Being at BarnYard Boogie 18 was truly special. The stages their were all so close together. It was really not a big deal to move between stages to see all of my friends play. Thankfully, the sound was fairly isolated well even though the stages were all so close together. Some sets that stood out to me were Tommie Sunshine, Lars161, Rhapsodic, Sloth Brigade B2B Fingerprint, DJ Lucky Rabbit, and Villains Wear Black B2B Unicorn Apocalypse.
Tommie Sunshine really surprised me with that Acid Techno and House set. His set took us down the roads of acid in an unprecedented way. Although the bass wasn't blowing the roof off the tent, it was easy to lose yourself to his mix. The Villains Wear Black B2B Unicorn Apocalypse set really brought out my love for Hardstyle again. One of the reasons I went from Hardstyle to Techno was that Hardstyle in my opinion has way to many pop and mainstream elements in it. Thankfully Villains Wear Black and Unicorn Apocalypse were able to keep it hard, dark, and menacing. I was also surprised to spin myself! There was a VIP stage with a roster for DJ's. I signed up and had my turn but no one came to replace me, I kept on going after I found out the entire festival pretty much got shut down because of noise complaints apparently! In the end I got to spin a couple hours, make new friends and have fun with some old ones.

Richie Hawtin in Atlanta

I missed Richie Hawtin in Detroit this year. I can give my excuses but all I can do is hope I catch him at the next festival we do press at. I figured I could make up for it by going to see him in Atlanta. It turns out that I was not only able to make the trip, but also bring a group of friends from Tennessee down there. Like, a whole freaking lot of people. In total there were around 15 of us that went down there. Eight of us even stayed together in our own AirBnb house. I was thankful for being able to bring together all of Techno loving friends for an adventure that we could be all on together.
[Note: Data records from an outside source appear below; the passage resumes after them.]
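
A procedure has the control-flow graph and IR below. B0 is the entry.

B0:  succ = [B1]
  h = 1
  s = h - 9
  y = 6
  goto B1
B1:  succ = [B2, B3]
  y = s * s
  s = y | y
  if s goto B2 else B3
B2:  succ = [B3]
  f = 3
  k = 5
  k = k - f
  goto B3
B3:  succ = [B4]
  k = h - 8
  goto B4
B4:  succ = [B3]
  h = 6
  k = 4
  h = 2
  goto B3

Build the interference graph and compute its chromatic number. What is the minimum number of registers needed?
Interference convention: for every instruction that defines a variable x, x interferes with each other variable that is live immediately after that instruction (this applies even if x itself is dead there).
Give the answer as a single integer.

Block summaries:
  B0: {h,s,y} / ∅
  B1: {s,y} / {s}
  B2: {f,k} / ∅
  B3: {k} / {h}
  B4: {h,k} / ∅

Live sets:
  live B0: ∅→{h,s}
  live B1: {h,s}→{h}
  live B2: {h}→{h}
  live B3: {h}→∅
  live B4: ∅→{h}

Conflict graph:
  f: {h,k}
  h: {f,k,s,y}
  k: {f,h}
  s: {h,y}
  y: {h,s}

Colouring:
  {f,h,k} pairwise interfere (3-clique) ⇒ χ ≥ 3
  3-colouring: c0={h}  c1={f,s}  c2={k,y}
  χ = 3

Answer: 3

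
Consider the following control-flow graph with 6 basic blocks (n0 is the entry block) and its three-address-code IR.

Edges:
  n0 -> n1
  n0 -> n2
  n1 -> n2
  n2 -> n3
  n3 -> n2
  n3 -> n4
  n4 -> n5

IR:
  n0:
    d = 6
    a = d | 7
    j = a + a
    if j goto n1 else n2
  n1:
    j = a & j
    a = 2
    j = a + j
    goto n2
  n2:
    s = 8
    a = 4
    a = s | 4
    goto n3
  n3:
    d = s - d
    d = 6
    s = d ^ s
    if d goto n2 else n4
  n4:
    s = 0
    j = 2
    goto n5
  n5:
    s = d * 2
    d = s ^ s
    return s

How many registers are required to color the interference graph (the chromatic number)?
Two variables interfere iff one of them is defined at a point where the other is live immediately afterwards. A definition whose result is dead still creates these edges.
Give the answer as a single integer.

Answer: 3

Derivation:
Block summaries:
  n0: def={a,d,j} ue=∅
  n1: def={a,j} ue={a,j}
  n2: def={a,s} ue=∅
  n3: def={d,s} ue={d,s}
  n4: def={j,s} ue=∅
  n5: def={d,s} ue={d}

Backward fixpoint:
  n0: in=∅ out={a,d,j}
  n1: in={a,d,j} out={d}
  n2: in={d} out={d,s}
  n3: in={d,s} out={d}
  n4: in={d} out={d}
  n5: in={d} out=∅

Interfere edges:
  a — {d,j,s}
  d — {a,j,s}
  j — {a,d}
  s — {a,d}

Registers:
  lower bound: {a,d,j} mutually conflict ⇒ χ ≥ 3
  assign a→r0 d→r1 j→r2 s→r2 — no edge inside a register ⇒ χ ≤ 3
  χ = 3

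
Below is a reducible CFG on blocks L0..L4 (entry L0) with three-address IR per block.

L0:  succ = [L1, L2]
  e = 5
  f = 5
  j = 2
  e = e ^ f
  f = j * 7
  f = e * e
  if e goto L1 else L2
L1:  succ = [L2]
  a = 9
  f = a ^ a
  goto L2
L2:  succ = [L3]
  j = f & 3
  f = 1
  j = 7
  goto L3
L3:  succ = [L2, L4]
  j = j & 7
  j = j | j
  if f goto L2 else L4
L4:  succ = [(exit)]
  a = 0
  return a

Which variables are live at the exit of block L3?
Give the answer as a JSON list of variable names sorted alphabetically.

Answer: ["f"]

Working:
Block summaries:
  L0: def={e,f,j} ue=∅
  L1: def={a,f} ue=∅
  L2: def={f,j} ue={f}
  L3: def={j} ue={f,j}
  L4: def={a} ue=∅

Liveness:
  L0 li=∅ lo={f}
  L1 li=∅ lo={f}
  L2 li={f} lo={f,j}
  L3 li={f,j} lo={f}
  L4 li=∅ lo=∅

live-out(L3) = ["f"]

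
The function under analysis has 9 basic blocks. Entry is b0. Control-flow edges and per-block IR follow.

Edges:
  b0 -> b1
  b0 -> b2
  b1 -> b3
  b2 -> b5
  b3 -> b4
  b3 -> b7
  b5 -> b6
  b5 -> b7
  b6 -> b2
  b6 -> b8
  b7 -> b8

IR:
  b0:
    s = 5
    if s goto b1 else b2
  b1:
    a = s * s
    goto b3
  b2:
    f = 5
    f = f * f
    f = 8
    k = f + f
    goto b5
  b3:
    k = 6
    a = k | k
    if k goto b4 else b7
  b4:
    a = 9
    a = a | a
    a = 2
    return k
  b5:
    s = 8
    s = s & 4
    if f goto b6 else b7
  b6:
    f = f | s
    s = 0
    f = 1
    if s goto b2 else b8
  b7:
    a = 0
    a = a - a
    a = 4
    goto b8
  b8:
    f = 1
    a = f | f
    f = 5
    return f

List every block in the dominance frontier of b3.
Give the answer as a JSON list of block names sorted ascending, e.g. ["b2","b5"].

Answer: ["b7"]

Derivation:
idom tree: b1←b0 b2←b0 b3←b1 b4←b3 b5←b2 b6←b5 b7←b0 b8←b0
Join-block Dom:
  b2: preds {b0,b6}: {b0} ∩ {b0,b2,b5,b6} = {b0}; idom=b0
  b7: preds {b3,b5}: {b0,b1,b3} ∩ {b0,b2,b5} = {b0}; idom=b0
  b8: preds {b6,b7}: {b0,b2,b5,b6} ∩ {b0,b7} = {b0}; idom=b0

DF derivation:
  join b2 pred b0: · stop@b0
  join b2 pred b6: b6→b5→b2 stop@b0
  join b7 pred b3: b3→b1 stop@b0
  join b7 pred b5: b5→b2 stop@b0
  join b8 pred b6: b6→b5→b2 stop@b0
  join b8 pred b7: b7 stop@b0
  DF(b0)=∅
  DF(b1)={b7}
  DF(b2)={b2,b7,b8}
  DF(b3)={b7}
  DF(b4)=∅
  DF(b5)={b2,b7,b8}
  DF(b6)={b2,b8}
  DF(b7)={b8}
  DF(b8)=∅

DF(b3) = ["b7"]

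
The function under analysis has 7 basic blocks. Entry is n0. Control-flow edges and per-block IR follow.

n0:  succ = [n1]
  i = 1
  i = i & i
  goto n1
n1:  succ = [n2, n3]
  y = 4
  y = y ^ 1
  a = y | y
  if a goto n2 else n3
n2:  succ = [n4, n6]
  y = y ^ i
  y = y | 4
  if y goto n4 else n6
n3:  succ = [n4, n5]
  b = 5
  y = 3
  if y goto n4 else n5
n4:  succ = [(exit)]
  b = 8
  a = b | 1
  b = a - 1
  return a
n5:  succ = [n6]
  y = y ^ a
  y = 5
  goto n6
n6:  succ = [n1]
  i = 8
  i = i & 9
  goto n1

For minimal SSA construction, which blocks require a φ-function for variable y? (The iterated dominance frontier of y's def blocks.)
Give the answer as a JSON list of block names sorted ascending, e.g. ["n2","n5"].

idom tree: n1←n0 n2←n1 n3←n1 n4←n1 n5←n3 n6←n1
Dom∩ at merges:
  n1: preds {n0,n6}: {n0} ∩ {n0,n1,n6} = {n0}; idom=n0
  n4: preds {n2,n3}: {n0,n1,n2} ∩ {n0,n1,n3} = {n0,n1}; idom=n1
  n6: preds {n2,n5}: {n0,n1,n2} ∩ {n0,n1,n3,n5} = {n0,n1}; idom=n1

DF walk-up:
  n1←n0: walk · to n0
  n1←n6: walk n6→n1 to n0
  n4←n2: walk n2 to n1
  n4←n3: walk n3 to n1
  n6←n2: walk n2 to n1
  n6←n5: walk n5→n3 to n1
  n0: DF=∅
  n1: DF={n1}
  n2: DF={n4,n6}
  n3: DF={n4,n6}
  n4: DF=∅
  n5: DF={n6}
  n6: DF={n1}

φ for y: defs {n1,n2,n3,n5}
  DF⁺ = {n1,n4,n6}

Answer: ["n1", "n4", "n6"]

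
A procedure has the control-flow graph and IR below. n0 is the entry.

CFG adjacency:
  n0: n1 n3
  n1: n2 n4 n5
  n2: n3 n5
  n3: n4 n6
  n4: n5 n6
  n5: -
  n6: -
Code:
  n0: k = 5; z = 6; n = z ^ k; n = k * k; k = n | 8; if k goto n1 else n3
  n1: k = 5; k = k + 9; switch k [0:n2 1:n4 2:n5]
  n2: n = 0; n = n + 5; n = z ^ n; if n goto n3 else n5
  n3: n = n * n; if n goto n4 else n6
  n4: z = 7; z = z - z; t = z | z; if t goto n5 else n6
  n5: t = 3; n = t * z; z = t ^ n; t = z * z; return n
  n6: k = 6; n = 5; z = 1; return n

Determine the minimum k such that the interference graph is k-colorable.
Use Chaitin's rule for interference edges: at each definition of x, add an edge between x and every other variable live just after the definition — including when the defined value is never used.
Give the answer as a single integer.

Per-block:
  n0 def {k,n,z} use ∅
  n1 def {k} use ∅
  n2 def {n} use {z}
  n3 def {n} use {n}
  n4 def {t,z} use ∅
  n5 def {n,t,z} use {z}
  n6 def {k,n,z} use ∅

Liveness:
  n0 li=∅ lo={n,z}
  n1 li={z} lo={z}
  n2 li={z} lo={n,z}
  n3 li={n} lo=∅
  n4 li=∅ lo={z}
  n5 li={z} lo=∅
  n6 li=∅ lo=∅

Interference:
  k: {n,z}
  n: {k,t,z}
  t: {n,z}
  z: {k,n,t}

Colouring:
  clique {k,n,z} ⇒ need ≥ 3
  assign k→R2 n→R0 t→R2 z→R1 — no edge inside a register ⇒ χ ≤ 3
  χ = 3

Answer: 3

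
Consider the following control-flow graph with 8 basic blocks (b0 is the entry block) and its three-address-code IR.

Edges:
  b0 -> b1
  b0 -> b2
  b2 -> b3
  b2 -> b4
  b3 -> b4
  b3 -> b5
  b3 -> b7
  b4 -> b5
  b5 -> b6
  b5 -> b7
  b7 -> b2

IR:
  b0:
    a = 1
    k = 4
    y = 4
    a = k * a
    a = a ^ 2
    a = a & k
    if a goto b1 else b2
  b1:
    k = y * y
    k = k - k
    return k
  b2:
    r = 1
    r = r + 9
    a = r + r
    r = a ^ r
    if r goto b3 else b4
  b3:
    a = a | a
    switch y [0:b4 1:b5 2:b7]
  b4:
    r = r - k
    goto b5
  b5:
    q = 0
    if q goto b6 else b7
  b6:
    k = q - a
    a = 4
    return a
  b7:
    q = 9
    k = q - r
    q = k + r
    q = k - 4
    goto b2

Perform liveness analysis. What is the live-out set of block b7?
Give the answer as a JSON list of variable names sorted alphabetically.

def/use:
  b0: {a,k,y} / ∅
  b1: {k} / {y}
  b2: {a,r} / ∅
  b3: {a} / {a,y}
  b4: {r} / {k,r}
  b5: {q} / ∅
  b6: {a,k} / {a,q}
  b7: {k,q} / {r}

Live sets:
  b0 li=∅ lo={k,y}
  b1 li={y} lo=∅
  b2 li={k,y} lo={a,k,r,y}
  b3 li={a,k,r,y} lo={a,k,r,y}
  b4 li={a,k,r,y} lo={a,r,y}
  b5 li={a,r,y} lo={a,q,r,y}
  b6 li={a,q} lo=∅
  b7 li={r,y} lo={k,y}

live-out(b7) = ["k", "y"]

Answer: ["k", "y"]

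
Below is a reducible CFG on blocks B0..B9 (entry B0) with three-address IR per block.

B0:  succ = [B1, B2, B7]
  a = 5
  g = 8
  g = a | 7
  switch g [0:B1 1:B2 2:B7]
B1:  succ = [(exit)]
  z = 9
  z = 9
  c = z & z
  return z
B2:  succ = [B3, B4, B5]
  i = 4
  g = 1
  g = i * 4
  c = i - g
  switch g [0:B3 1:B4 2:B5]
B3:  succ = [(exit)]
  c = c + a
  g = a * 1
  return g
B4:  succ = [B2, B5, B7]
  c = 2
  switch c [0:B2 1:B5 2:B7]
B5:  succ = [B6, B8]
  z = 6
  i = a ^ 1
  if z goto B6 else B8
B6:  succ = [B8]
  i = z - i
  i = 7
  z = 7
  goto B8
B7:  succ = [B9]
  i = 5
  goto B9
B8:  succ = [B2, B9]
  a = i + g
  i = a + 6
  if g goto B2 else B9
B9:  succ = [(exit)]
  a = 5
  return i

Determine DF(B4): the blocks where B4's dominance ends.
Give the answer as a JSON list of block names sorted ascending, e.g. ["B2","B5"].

Answer: ["B2", "B5", "B7"]

Working:
idom tree: B1←B0 B2←B0 B3←B2 B4←B2 B5←B2 B6←B5 B7←B0 B8←B5 B9←B0
Dom at joins:
  B2: preds {B0,B4,B8}: {B0} ∩ {B0,B2,B4} ∩ {B0,B2,B5,B8} = {B0}; idom=B0
  B5: preds {B2,B4}: {B0,B2} ∩ {B0,B2,B4} = {B0,B2}; idom=B2
  B7: preds {B0,B4}: {B0} ∩ {B0,B2,B4} = {B0}; idom=B0
  B8: preds {B5,B6}: {B0,B2,B5} ∩ {B0,B2,B5,B6} = {B0,B2,B5}; idom=B5
  B9: preds {B7,B8}: {B0,B7} ∩ {B0,B2,B5,B8} = {B0}; idom=B0

DF walk-up:
  B2←B0: walk · to B0
  B2←B4: walk B4→B2 to B0
  B2←B8: walk B8→B5→B2 to B0
  B5←B2: walk · to B2
  B5←B4: walk B4 to B2
  B7←B0: walk · to B0
  B7←B4: walk B4→B2 to B0
  B8←B5: walk · to B5
  B8←B6: walk B6 to B5
  B9←B7: walk B7 to B0
  B9←B8: walk B8→B5→B2 to B0
  DF(B0)=∅
  DF(B1)=∅
  DF(B2)={B2,B7,B9}
  DF(B3)=∅
  DF(B4)={B2,B5,B7}
  DF(B5)={B2,B9}
  DF(B6)={B8}
  DF(B7)={B9}
  DF(B8)={B2,B9}
  DF(B9)=∅

DF(B4) = ["B2", "B5", "B7"]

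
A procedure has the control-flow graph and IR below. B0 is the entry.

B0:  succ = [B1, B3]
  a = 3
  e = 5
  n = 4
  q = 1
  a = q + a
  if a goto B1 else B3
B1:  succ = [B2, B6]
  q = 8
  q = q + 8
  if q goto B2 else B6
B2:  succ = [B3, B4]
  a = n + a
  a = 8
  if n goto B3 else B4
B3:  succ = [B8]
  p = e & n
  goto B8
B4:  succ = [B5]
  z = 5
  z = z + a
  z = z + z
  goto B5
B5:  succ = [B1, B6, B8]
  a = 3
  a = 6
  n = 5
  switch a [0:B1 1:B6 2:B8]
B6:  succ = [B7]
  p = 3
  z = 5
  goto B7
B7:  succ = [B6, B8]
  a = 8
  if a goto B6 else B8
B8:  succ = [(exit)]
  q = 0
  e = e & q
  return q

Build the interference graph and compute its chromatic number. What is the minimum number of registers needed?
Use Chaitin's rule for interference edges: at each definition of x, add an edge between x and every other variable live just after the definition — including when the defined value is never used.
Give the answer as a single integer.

Answer: 4

Working:
def/use:
  B0: {a,e,n,q} / ∅
  B1: {q} / ∅
  B2: {a} / {a,n}
  B3: {p} / {e,n}
  B4: {z} / {a}
  B5: {a,n} / ∅
  B6: {p,z} / ∅
  B7: {a} / ∅
  B8: {e,q} / {e}

Live sets:
  live B0: ∅→{a,e,n}
  live B1: {a,e,n}→{a,e,n}
  live B2: {a,e,n}→{a,e,n}
  live B3: {e,n}→{e}
  live B4: {a,e}→{e}
  live B5: {e}→{a,e,n}
  live B6: {e}→{e}
  live B7: {e}→{e}
  live B8: {e}→∅

Conflict graph:
  a — {e,n,q,z}
  e — {a,n,p,q,z}
  n — {a,e,q}
  p — {e}
  q — {a,e,n}
  z — {a,e}

Colouring:
  lower bound: {a,e,n,q} mutually conflict ⇒ χ ≥ 4
  assign a→r1 e→r0 n→r2 p→r1 q→r3 z→r2 — no edge inside a register ⇒ χ ≤ 4
  χ = 4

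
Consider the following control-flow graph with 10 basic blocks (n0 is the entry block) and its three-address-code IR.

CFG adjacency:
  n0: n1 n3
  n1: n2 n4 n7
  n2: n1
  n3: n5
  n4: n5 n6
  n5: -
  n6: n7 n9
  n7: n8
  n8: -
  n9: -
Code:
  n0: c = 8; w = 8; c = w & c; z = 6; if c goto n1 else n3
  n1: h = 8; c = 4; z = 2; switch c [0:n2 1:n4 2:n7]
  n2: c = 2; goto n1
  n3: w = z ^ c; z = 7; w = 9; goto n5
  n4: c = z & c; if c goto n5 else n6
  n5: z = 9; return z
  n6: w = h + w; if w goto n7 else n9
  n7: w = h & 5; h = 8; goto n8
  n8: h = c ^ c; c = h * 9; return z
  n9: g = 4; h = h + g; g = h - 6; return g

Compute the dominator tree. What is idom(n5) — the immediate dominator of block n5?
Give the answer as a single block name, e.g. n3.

Answer: n0

Derivation:
idom tree: n1←n0 n2←n1 n3←n0 n4←n1 n5←n0 n6←n4 n7←n1 n8←n7 n9←n6
Dom∩ at merges:
  n1: preds {n0,n2}: {n0} ∩ {n0,n1,n2} = {n0}; idom=n0
  n5: preds {n3,n4}: {n0,n3} ∩ {n0,n1,n4} = {n0}; idom=n0
  n7: preds {n1,n6}: {n0,n1} ∩ {n0,n1,n4,n6} = {n0,n1}; idom=n1

idom(n5) = n0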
Unfortunately, the opening DJ was making me fall asleep. Once Richie got on though, it was foot stomping and head banging for two hours straight. The venue Ravine was also quite incredible. The sound system was damn good. I just wish their drinks weren't so overpriced. I was happy to see a Techno legend like Richie pack the venue out. I can only imagine how much crazier Carl Cox will be in the new year. Getting my friends to mingle with the locals down in ATL with people like Zain Jafari and Christian Moreno was also a treat.

Once the show was over, our groups split up into two. Half of us went to Christians underground spot where Zain, a few others, and myself could spin while the other half went to a deep house after party to network with more locals. I wouldn't get back to the bnb till 7:30AM the following day. All of us had a great night down there and we are prepared to do it again. Eventually though, we will need to bring artists like Richie Hawtin to Nashville.